2 servings | Dairy Free, Gluten Free, Vegetarian, Paleo
Originally this recipe was made to be two servings but to be completely honest- it’s a single serving in these cold winter months. This hot chocolate a delightful treat to have when you get off the ski hill for a day or come inside after shoveling the snow- again. It’s that time of year! This recipe helps make the cold mornings that much better and is my personal favorite with a spoon of instant coffee in it in the morning.
INGREDIENTS
- 2 ½ cups (20 ounces) unsweetened almond milk (OR unsweetened soy milk, oat milk, any other unsweetened nut milk or unsweetened coconut milk)
- 2 ½ tablespoons organic unsweetened cocoa powder (OR raw cacao powder)

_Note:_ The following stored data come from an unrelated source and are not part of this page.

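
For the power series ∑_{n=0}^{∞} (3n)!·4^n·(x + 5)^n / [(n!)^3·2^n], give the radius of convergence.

R = 1/54

By the ratio test, |a_{n+1}/a_n| = (3n+1)·(3n+2)·(3n+3)/(n+1)³ · 4/2 → 54.
Convergence for |x + 5| · 54 < 1, i.e. |x + 5| < 1/54. So R = 1/54.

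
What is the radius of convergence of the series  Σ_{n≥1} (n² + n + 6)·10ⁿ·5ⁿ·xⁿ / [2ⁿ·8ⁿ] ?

Apply the ratio test: |a_{n+1}| / |a_n| = [((n+1)² + (n+1) + 6)/(n² + n + 6)] · 10·5/(2·8), which tends to 25/8 as n → ∞.
Convergence for |x| · 25/8 < 1, i.e. |x| < 8/25. So R = 8/25.

R = 8/25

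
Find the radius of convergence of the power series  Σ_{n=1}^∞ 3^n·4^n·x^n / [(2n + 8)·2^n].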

- 1 tablespoon Bloom Montana THC or CBD honey
- ¼ teaspoon pure vanilla extract
- 1 teaspoon instant coffee or espresso powder- (not ground coffee, and this is optional)
INSTRUCTIONS
- Warm the almond milk on the stove over medium heat until hot but not boiling. Simmer about 5 minutes. Add the rest of the ingredients and whisk to combine (1-2 minutes).
- Heat another 1-2 minutes and serve immediately.
- Optional: add a small dash of cinnamon on top and serve.